PI-Net: Pose Interacting Network for Multi-Person Monocular 3D Pose Estimation
This addresses the challenge of accurately estimating 3D poses in everyday interactive scenarios for computer vision applications, representing an incremental improvement over existing methods.
The paper tackles the problem of multi-person monocular 3D pose estimation by exploiting dependencies between interacting individuals, using a recurrent architecture called PI-Net to refine poses, and demonstrates effectiveness by setting new state-of-the-art on the MuPoTS dataset.
Recent literature addressed the monocular 3D pose estimation task very satisfactorily.
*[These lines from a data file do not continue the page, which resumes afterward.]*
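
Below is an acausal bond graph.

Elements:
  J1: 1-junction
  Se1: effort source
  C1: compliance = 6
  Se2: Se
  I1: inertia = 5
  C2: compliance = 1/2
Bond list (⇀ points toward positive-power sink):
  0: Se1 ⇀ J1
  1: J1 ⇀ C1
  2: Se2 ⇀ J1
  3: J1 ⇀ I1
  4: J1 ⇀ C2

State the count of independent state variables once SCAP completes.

bond 0 stroke at J1  (Se1 fixes effort; stroke away)
bond 2 stroke at J1  (source Se2 imposes e)
bond 1 stroke at J1  (C1 integral (e out))
bond 3 stroke at I1  (I1 outputs flow p/I1)
bond 4 stroke at J1  (J1: bond 3 brought flow, rest push out)

3  (C1, C2, I1 all integral)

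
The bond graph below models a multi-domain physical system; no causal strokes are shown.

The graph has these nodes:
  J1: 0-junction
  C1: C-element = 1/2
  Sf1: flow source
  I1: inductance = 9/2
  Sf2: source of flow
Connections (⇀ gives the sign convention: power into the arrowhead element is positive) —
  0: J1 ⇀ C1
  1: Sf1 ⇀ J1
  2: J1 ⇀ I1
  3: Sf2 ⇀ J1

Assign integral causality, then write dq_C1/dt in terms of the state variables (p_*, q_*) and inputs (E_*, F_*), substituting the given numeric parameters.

dq_C1/dt = F_Sf1 + F_Sf2 - 2*p_I1/9

b1 |Sf1  (Sf1 fixes flow; stroke at Sf1)
b3 |Sf2  (Sf2: flow source, stroke at near end)
b0 |J1  (C1 integral (e out))
b2 |I1  (common-e at J1 fixed by 0)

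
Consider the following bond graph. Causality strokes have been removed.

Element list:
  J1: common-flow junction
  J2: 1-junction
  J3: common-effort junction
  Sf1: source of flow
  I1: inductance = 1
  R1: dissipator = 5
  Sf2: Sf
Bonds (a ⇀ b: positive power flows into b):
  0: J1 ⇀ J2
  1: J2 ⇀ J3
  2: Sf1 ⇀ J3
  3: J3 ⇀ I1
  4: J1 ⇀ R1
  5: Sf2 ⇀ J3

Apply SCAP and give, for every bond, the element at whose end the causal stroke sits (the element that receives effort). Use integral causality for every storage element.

β2 stroke→Sf1  (Sf1 fixes flow; stroke at Sf1)
β5 stroke→Sf2  (Sf2 fixes flow; stroke at Sf2)
β3 stroke→I1  (prefer integral on I1)
β1 stroke→J3  (only one effort-in slot at J3)
β0 stroke→J2  (J2: bond 1 brought flow, rest push out)
β4 stroke→J1  (common-f at J1 fixed by 0)

β0 stroke at J2
β1 stroke at J3
β2 stroke at Sf1
β3 stroke at I1
β4 stroke at J1
β5 stroke at Sf2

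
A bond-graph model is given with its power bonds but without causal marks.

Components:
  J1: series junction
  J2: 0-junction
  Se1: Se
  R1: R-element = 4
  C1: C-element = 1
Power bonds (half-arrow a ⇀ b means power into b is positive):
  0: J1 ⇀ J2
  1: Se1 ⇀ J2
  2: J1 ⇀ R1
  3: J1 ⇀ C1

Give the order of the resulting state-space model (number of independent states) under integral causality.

b1 stroke→J2  (source Se1 imposes e)
b0 stroke→J1  (J2: bond 1 brought effort, rest push out)
b3 stroke→J1  (C1 outputs effort q/C1)
b2 stroke→R1  (only one flow-in slot at J1)

1  (C1 all integral)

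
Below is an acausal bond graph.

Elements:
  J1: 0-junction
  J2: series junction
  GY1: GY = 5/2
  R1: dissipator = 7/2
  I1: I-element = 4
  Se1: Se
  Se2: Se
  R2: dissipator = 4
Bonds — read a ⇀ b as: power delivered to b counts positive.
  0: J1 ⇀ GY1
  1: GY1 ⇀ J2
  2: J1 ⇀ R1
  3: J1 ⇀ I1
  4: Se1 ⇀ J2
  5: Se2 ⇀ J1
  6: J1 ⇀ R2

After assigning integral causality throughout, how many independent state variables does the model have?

1  (I1 all integral)

#4 stroke at J2  (Se1 (Se) sets effort on bond)
#5 stroke at J1  (Se2 fixes effort; stroke away)
#0 stroke at GY1  (common-e at J1 fixed by 5)
#2 stroke at R1  (J1: bond 5 brought effort, rest push out)
#3 stroke at I1  (0-jn J1 has e-setter on 5)
#6 stroke at R2  (J1: bond 5 brought effort, rest push out)
#1 stroke at GY1  (only one flow-in slot at J2)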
In these studies, different persons are usually treated as independent pose instances to estimate. However, in many every-day situations, people are interacting, and the pose of an individual depends on the pose of his/her interactees. In this paper, we investigate how to exploit this dependency to enhance current - and possibly future - deep networks for 3D monocular pose estimation. Our pose interacting network, or PI-Net, inputs the initial pose estimates of a variable number of interactees into a recurrent architecture used to refine the pose of the person-of-interest. Evaluating such a method is challenging due to the limited availability of public annotated multi-person 3D human pose datasets. We demonstrate the effectiveness of our method in the MuPoTS dataset, setting the new state-of-the-art on it. Qualitative results on other multi-person datasets (for which 3D pose ground-truth is not available) showcase the proposed PI-Net. PI-Net is implemented in PyTorch and the code will be made available upon acceptance of the paper.